The optimal-parameter configurations are described as follows: For dataset FB15K, the learning rate is 0.0005, the vector dimension is 100, the margin is 3, the scaling parameter \(\beta \) is 0.0001, concept similarity weights \(\alpha _{head}=\alpha _{tail}=1\), and \(\alpha _{relation}=0\). We train the model until convergence.

Evaluation results on FB15K are shown in Table 5. TransC outperforms all baselines significantly. Compared with TransT and SSP, TransC improves the accuracy by 2.64% and 3.67%. We argue that, this phenomenon is rooted in the methodology that, the proposed TransC represents each entity as a set of concept vectors instead of a single vector, which adapting the rich entity semantics significantly and representing entities more accurately.

Table 5. Evaluation results of triple classification on FB15K.

5 Conclusions

The paper studies aiming at combing the encyclopedic KG and the lexical KG for knowledge graph completion.

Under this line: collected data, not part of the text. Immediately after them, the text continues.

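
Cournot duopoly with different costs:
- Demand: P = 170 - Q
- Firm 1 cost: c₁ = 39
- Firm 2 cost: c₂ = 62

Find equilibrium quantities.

q₁* = 51.33, q₂* = 28.33

Work:
Reaction: q₁ = (170 - 39 - q₂)/2
Reaction: q₂ = (170 - 62 - q₁)/2
Solve simultaneously:
q₁* = (170 - 2×39 + 62)/3 = 51.33
q₂* = (170 - 2×62 + 39)/3 = 28.33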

The paper constructs multiple concepts of relations from entity concepts and designs the concept-based semantic similarity for multiple embedding representations and prior knowledge discovering. In summary, we leverage lexical knowledge base for knowledge graph completion task and propose TransC, a novel algorithm for KGC, which combines structured information in encyclopaedia KG and concept information in lexical KG (e.g., Probase). Different from using semantic-based linear transformations to separate the mixed representation, such as previous TransE, the proposed TransC models the multiple semantics separately and utilizes the semantic similarity to distinguish entity semantics. Empirically, we show the proposed algorithm could make full use of concept information and capture the rich semantic features of entities, and therefore improves the performance on two benchmark datasets over previous models of the same kind. Reasoning with temporal information in knowledge bases has a long history and has resulted in numerous temporal logics. Investigating the work on incorporating temporal information in knowledge graph completion methods, may become the future direction.